Theory X and Theory Y management theories originated in the 1960s by Douglas McGregor. Theory X and Theory Y management styles make assumptions about human behavior and are essentially opposites of each other. These are among the first theories discussed in business schools, and are fairly easy to understand as they are two completely different viewpoints and most managers are somewhere between the two. Theory X is a very pessimistic view of employees while Theory Y is much more optimistic.
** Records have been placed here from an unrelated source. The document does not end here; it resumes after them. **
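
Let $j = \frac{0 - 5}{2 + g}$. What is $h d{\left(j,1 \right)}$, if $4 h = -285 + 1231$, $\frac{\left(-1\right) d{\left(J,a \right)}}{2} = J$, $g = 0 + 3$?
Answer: $473$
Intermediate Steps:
$g = 3$
$j = -1$ ($j = \frac{0 - 5}{2 + 3} = - \frac{5}{5} = \left(-5\right) \frac{1}{5} = -1$)
$d{\left(J,a \right)} = - 2 J$
$h = \frac{473}{2}$ ($h = \frac{-285 + 1231}{4} = \frac{1}{4} \cdot 946 = \frac{473}{2} \approx 236.5$)
$h d{\left(j,1 \right)} = \frac{473 \left(\left(-2\right) \left(-1\right)\right)}{2} = \frac{473}{2} \cdot 2 = 473$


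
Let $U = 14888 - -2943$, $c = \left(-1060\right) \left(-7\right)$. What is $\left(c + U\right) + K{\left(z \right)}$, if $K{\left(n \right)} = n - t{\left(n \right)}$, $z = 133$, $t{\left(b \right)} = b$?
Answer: $25251$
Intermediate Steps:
$c = 7420$
$U = 17831$ ($U = 14888 + 2943 = 17831$)
$K{\left(n \right)} = 0$ ($K{\left(n \right)} = n - n = 0$)
$\left(c + U\right) + K{\left(z \right)} = \left(7420 + 17831\right) + 0 = 25251 + 0 = 25251$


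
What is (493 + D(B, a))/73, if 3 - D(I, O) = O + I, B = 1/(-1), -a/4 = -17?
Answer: 429/73 ≈ 5.8767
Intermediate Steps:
a = 68 (a = -4*(-17) = 68)
B = -1
D(I, O) = 3 - I - O (D(I, O) = 3 - (O + I) = 3 - (I + O) = 3 + (-I - O) = 3 - I - O)
(493 + D(B, a))/73 = (493 + (3 - 1*(-1) - 1*68))/73 = (493 + (3 + 1 - 68))/73 = (493 - 64)/73 = (1/73)*429 = 429/73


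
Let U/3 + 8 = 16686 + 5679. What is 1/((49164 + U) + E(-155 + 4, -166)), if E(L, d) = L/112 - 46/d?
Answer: 9296/1080510603 ≈ 8.6033e-6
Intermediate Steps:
U = 67071 (U = -24 + 3*(16686 + 5679) = -24 + 3*22365 = -24 + 67095 = 67071)
E(L, d) = -46/d + L/112 (E(L, d) = L*(1/112) - 46/d = L/112 - 46/d = -46/d + L/112)
1/((49164 + U) + E(-155 + 4, -166)) = 1/((49164 + 67071) + (-46/(-166) + (-155 + 4)/112)) = 1/(116235 + (-46*(-1/166) + (1/112)*(-151))) = 1/(116235 + (23/83 - 151/112)) = 1/(116235 - 9957/9296) = 1/(1080510603/9296) = 9296/1080510603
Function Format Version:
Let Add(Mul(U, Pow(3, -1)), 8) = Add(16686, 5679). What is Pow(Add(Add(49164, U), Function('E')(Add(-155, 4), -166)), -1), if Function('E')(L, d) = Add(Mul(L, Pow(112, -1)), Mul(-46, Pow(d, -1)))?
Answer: Rational(9296, 1080510603) ≈ 8.6033e-6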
These theories seem to try to give to ends of a spectrum and there are other management theories that build upon these.

Theory X

  • employees hate work and will do anything to avoid it
  • employees do not want any responsibilities
  • what management says goes
  • employees are not creative
  • employees are motivated only by rewards and money
  • the organization must have a well-defined hierarchical structure
  • employees require close supervision, need to be micro-managed and need help to stay on track
  • management must apply pressure to insure the work gets done
  • employees require direction
  • employees are self-centered and look out for themselves

This style of management tends to produce very low morale, as it is reliant only on the manager and is not a team effort.

Theory Y

  • employees think work is just as important as leisure
  • employees are ambitious and seek more responsibility
  • creativity is boundless
  • employees need basic needs, food, shelter but once met, our higher needs such as the needs for personal development are huge motivators
  • employees are self-managed and can reach maximum potential with minimal supervision
  • it is a democracy, workers have input into the decision making process
  • employees are autonomous
  • employees look to the future and their career development
  • managers support and make it easier for employees to do their job by giving them the tools and staying out of their way
  • managers encourage development of the employee

This style of management tends to produce higher morale and promotes open and honest communication.